O projeto de lei 1.760/2025, de autoria da deputada Enfermeira Rejane (PCdoB-RJ), visa garantir que farmácias vinculadas ao Sistema Único de Saúde (SUS) aceitem prescrições de medicamentos feitas por enfermeiros.

A Lei do Exercício Profissional da Enfermagem (7.498/1996) já permite que enfermeiros prescrevam medicamentos de rotina, desde que essa prática esteja inserida em programas de saúde pública e aprovada pelas instituições de saúde. No entanto, a deputada destaca que muitas farmácias ainda resistem em fornecer a medicação, o que gera insegurança jurídica e compromete o tratamento dos pacientes.
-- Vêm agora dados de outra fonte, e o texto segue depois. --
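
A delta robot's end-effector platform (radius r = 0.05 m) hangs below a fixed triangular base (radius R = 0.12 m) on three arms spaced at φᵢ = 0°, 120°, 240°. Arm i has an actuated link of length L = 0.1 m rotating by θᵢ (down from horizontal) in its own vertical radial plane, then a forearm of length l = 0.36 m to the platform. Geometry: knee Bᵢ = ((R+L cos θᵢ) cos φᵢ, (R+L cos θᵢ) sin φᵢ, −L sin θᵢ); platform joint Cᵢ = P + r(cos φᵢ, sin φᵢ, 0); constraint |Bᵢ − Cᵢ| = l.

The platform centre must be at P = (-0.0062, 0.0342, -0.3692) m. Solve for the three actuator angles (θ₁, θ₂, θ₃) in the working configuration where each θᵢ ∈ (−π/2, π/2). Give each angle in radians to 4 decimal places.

arm 1 (φ=0.0°): x'=-0.0062, y'=0.0342
  A cos θ + B sin θ = C:  0.0762·cos θ + -0.3692·sin θ = -0.1184
  γ=atan2(-0.3692,0.0762)=-1.3673;  ψ=arccos(-0.3141)=1.8903;  θ1=γ+ψ≈0.5231
φ2=120.0° → target in arm frame (0.0327, -0.0117)
  e−x'=0.0373;  (l²−L²−(e−x')²−y'²−z²)/2L = -0.0912
  γ=atan2(-0.3692,0.0373)=-1.4702;  ψ=arccos(-0.2457)=1.8191;  θ2=γ+ψ≈0.3489
φ3=240.0° → target in arm frame (-0.0265, -0.0225)
  A cos θ + B sin θ = C:  0.0965·cos θ + -0.3692·sin θ = -0.1326
  θ3 = atan2(B,A) + arccos(C/0.3816) = 0.6107

θ₁ = 0.5231, θ₂ = 0.3489, θ₃ = 0.6107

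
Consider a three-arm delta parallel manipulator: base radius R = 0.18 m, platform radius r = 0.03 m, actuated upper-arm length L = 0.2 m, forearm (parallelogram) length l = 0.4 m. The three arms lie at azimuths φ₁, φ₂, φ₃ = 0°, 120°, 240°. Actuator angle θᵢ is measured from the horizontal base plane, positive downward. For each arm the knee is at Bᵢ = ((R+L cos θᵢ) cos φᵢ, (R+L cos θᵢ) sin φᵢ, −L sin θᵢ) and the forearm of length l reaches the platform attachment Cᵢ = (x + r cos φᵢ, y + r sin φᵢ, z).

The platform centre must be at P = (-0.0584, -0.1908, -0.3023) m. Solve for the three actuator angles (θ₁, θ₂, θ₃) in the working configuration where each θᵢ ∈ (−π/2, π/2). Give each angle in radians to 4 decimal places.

φ1=0.0° → target in arm frame (-0.0584, -0.1908)
  e−x'=0.2084;  (l²−L²−(e−x')²−y'²−z²)/2L = -0.1281
  θ1 = atan2(B,A) + arccos(C/0.3672) = 0.9598
φ2=120.0° → target in arm frame (-0.1360, 0.1460)
  A=0.2860, B=-0.3023, C=(l²−L²−A²−y'²−z²)/(2L)=-0.1863
  √(A²+B²)=0.4162;  θ2 = -0.8130+2.0349 ≈ 1.2218
φ3=240.0° → target in arm frame (0.1944, 0.0448)
  A=-0.0444, B=-0.3023, C=(l²−L²−A²−y'²−z²)/(2L)=0.0616
  θ3 = atan2(B,A) + arccos(C/0.3055) = -0.3489

θ₁ = 0.9598, θ₂ = 1.2218, θ₃ = -0.3489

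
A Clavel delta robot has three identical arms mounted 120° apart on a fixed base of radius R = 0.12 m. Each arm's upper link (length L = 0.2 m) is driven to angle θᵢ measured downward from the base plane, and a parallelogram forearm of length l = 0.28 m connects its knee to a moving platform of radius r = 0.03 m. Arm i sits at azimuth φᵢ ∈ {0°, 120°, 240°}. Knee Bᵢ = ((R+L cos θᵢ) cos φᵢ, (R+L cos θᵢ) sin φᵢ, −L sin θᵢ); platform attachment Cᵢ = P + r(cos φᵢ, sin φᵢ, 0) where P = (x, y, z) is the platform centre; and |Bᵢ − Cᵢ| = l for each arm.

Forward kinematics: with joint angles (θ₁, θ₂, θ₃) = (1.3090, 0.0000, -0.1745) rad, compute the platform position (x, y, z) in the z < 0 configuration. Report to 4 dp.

(-0.1242, -0.0072, -0.1060)

S1 = (0.1418·cos0.0°, 0.1418·sin0.0°, -0.1932) = (0.1418, 0.0000, -0.1932)
arm 2 at φ=120.0°: e+L cos θ2 = 0.2900;  S2 = (-0.1450, 0.2511, 0.0000)
arm 3 at φ=240.0°: e+L cos θ3 = 0.2870;  S3 = (-0.1435, -0.2485, 0.0347)
eliminate P² terms by subtracting sphere 1 from 2 and 3
plane₁₂: -0.5735x+0.5023y+0.3864z = 0.0267
Cramer: x(z) = -0.0462+0.7365z;  y(z) = 0.0004+0.0717z
into |P−S₁|² = l²: 1.5476z² + 0.1096z + -0.0058 = 0;  Δ = 0.0477;  z = -0.1060 or 0.0351 → z<0 root = -0.1060
x = -0.1242, y = -0.0072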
A proposta também inclui a obrigatoriedade de treinamento para os servidores das farmácias, visando capacitar esses profissionais a identificar e processar as prescrições feitas por enfermeiros. Essa medida é essencial para evitar recusas que possam prejudicar os usuários do SUS.

Recentemente, o Conselho Federal de Enfermagem (Cofen) autorizou enfermeiros a prescrever antibióticos, formalizando essa permissão por meio da Resolução 801. Essa atualização foi impulsionada por mudanças na regulamentação da Agência Nacional de Vigilância Sanitária (Anvisa), que agora permite o registro profissional de enfermeiros no Sistema Nacional de Gerenciamento de Produtos Controlados (SNGPC).

Entre os medicamentos que os enfermeiros podem prescrever estão antibióticos como amoxicilina e azitromicina, além de contraceptivos orais e injetáveis, medicamentos para hipertensão e diabetes, e itens voltados ao pré-natal. A lista também inclui medicamentos utilizados na profilaxia do HIV.

A proposta atualmente se encontra na Comissão de Saúde, sob nova relatoria, já que a deputada Enfermeira Ana Paula (Podemos-CE) não é mais membro da comissão. O novo relator pode optar por seguir o relatório anterior ou elaborar um novo. O projeto tramita em caráter conclusivo e, se aprovado, será analisado pela Comissão de Constituição e Justiça (CCJ), além de precisar da aprovação da Câmara e do Senado para se tornar lei.